Братья укатили, а пыль ещё долго стояла на дороге.

— Пусть потешатся, — говорил Спирька, лениво погоняя лошадей, — не половину, а всё у них заберу, до зёрнышка. Ежели ничего земля не уродит, то крыши с изб поснимаю, а своё возьму!

— Игнатик себе на уме, да мы похитрее его! — Поп Парамон почти мурлыкал от довольства. — Дурында твой молодцом — теперь солдатику худо будет. Расписочку хвать-похвать — ан ищи ветра в поле! Князь залютует батогами Игнатика до смерти забьёт, а мы от всего отопрёмся…

— Мечтал солдатик нас погубить, княжеской милости добиться, с его руки перстень получить, а получит кандалы! — захихикал Спирька.

— Перстень? — Поп Парамон вскрикнул так громко, что лошади от испуга припустились рысью. — Перстень, Спирька! Вот что Игнатик у князя украл! Перстень!

— Тебя опять дурманом-травой опоили? — натягивая вожжи и сдерживая лошадиный бег прошипел Чёрт. — Заговариваешься!

— Охо-хо! — радостно ударил поп ладонями по коленям. — Да не держи лошадок, погоняй поскорее, у меня в горнице разговоры разговаривать сподручнее… Хоть поле пустое, да и у него уши есть.

Поп и Чёрт даже попадью в свой план не посвятили. Девчонку Аринку со двора прогнали, чтоб не подслушала ненароком.

Они сидели на лавке одни в горнице, пили брусничный квас и, то и дело сталкиваясь головами, шептались.

— Коль только князь — батюшка хватится своего перстня любимого, сказал поп, — мы скажем:

«Вот Игнат-солдат отгадчик, всё знает, всё видит… Коня боярского отыскал лихо! Пусть он и перстень разыщет».

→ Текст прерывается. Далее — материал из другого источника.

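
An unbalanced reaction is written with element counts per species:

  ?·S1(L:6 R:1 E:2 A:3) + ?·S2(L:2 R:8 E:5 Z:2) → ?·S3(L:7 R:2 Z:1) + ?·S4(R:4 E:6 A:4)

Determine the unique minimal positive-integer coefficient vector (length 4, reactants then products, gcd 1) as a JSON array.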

— С конём-то он нас обманул, подсмотрел. Савка болтал, что видел его в тот вечер в лесу, а перстня солдату не найти вовек, — хрипло зашептал Спирька, и его змеиные глазки загорелись зелёным пламенем.

— А ежели найдёт всё же? — беспокойно спросил поп.

— Как же он найдёт, — хихикнул Чёрт, — ежели Дурында перстень этот в солдатской же избе и спрячет?

— Охо-хо! — только и охнул поп. — Лихо удумал!

— А место только мы будем знать, — торопливой скороговоркой продолжал Спирька. — Нагрянем вместе с князем в избу, перстень найдём… Что вору Игнашке будет за то?

— Хо-хо-хо! — восторженно загоготал поп и, покосившись на дверь, за которой сидела попадья, прикрыл рот. — Сочтёмся же мы с Игнатиком! Отведём душу!

И вдруг сразу стал серьёзным:

— А Дурында нас Игнатику не продаст?

— Что с тобой, Парамон? — Спирька отодвинулся от брата, посмотрел на него удивлённо. — Кто Дурынду унизил, с ног сбил? Солдат. У мельницы кто опозорил парня? Солдат. За что его Дурынде любить? За то он солдата и погубил, расписку умыкнул. Ну, а ежели теперь солдатик про Дурынду правду узнает, кто первый голову сложит? Дурында. Вот и получается: ему ходу от нас нет.

Спирька сжал оба кулака, показывая, как крепко он держит Дурынду в руках.

— Ты меня скорей продашь, чем Дурында, — Вздохнул Спирька.

— Кто старое помянет, тому глаз вон, — отмахнулся поп. — Мы с тобой братья кровные, друг за друга в ответе.

— Завтра ночью, — продолжал Спирька, — князь-батюшка поедет к мельнице машину смотреть, потом на усадьбу вернётся. Нужно перстень у князя взять, солдатика в усадьбу позвать. Дурында в это время перстень в избе схоронит. Тут и кража объявится. Солдатика к князю призовут, велят ему отыскать пропажу, хе-хе-хе!

— От одной беды Игнатик бежал, да в другую попал, — ощерился поп. Господи спаси его и помилуй!

— Солдатика скорее убрать нужно, — озабоченно произнёс Спирька. Вот-вот Голянский вернётся, а за ним и сам граф Темитов пожалует… Надобно так дело повести, чтоб к графову приезду солдатского духу у нас не было… А то он надумает что-либо, дело нам испортит…

…На следующую ночь Спирька сделал всё, как задумал.

Князь Стоеросов поехал к мельнице сразу после сна, испив лишь кринку холодного молока. Долго осматривал нехитрый механизм.